The later. Primary timings are what everybody sees, in the case of ddr3 1600, most all that speed ram was default at 9-9-9-27. The first 9 is the Cas or CL, so you'd see listed in Amazon the Patriot Viper 3 1600 CL9. But thats just primary. Some more involved mobo's or bios software such as MSI Control Center, will not only show primary, but also secondary timings. If primary are the timings associated with the in and output of data, secondary are the timings associated with how the primary deal with the data, and tertiary are less significant, but still important. Between the 3 there are about 40 or so timing settings, 4-13-23 I think.

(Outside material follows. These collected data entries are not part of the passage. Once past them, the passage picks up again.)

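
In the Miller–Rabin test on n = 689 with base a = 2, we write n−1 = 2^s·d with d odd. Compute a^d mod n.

50

689 − 1 = 688 = 2^4 · 43, so d = 43.
2^1 ≡ 2 (mod 689)
2^2 ≡ 2^2 = 4 ≡ 4 (mod 689)
2^4 ≡ 4^2 = 16 ≡ 16 (mod 689)
2^8 ≡ 16^2 = 256 ≡ 256 (mod 689)
2^16 ≡ 256^2 = 65536 ≡ 81 (mod 689)
2^32 ≡ 81^2 = 6561 ≡ 360 (mod 689)
43 = 32 + 8 + 2 + 1 in binary powers of 2.
So 2^43 ≡ 360 · 256 · 4 · 2 ≡ 50 (mod 689).
Squaring chain: 50 → 433 → 81 → 360; never reaches −1, so base 2 is a Miller–Rabin witness that 689 is composite.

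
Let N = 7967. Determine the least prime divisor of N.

31

7967 is odd.
Digit sum 29, not divisible by 3.
Ends in 7: not divisible by 5.
7: 7967 = 7·1138 + 1
11: 7967 = 11·724 + 3
13: 7967 = 13·612 + 11
17: 7967 = 17·468 + 11
19: 7967 = 19·419 + 6
23: 7967 = 23·346 + 9
29: 7967 = 29·274 + 21
31: 7967 = 31·257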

Changing a CL9 to a 10 or the 27 to 24 isn't much of a big deal, if the ram is stable, it's stable. But changing a 200 to a 20, in secondary and there's 5 other 20's listed and you forgot exactly which one was changed will create a bunch of instability. Secondary and tertiary are really ram important timings, not data important timings so not really anything that needs changing.
2933MHz is quite normal for most ram on Ryzens, especially if not with a current bios update that includes many microcode fixes. Afaik, the Patriot elite was the only Samsung B-die series and had very few issues with 3000 or 3200,but the Viper I believe is SkHynix OEM, so did have issues getting past 2933MHz. That's been fixed.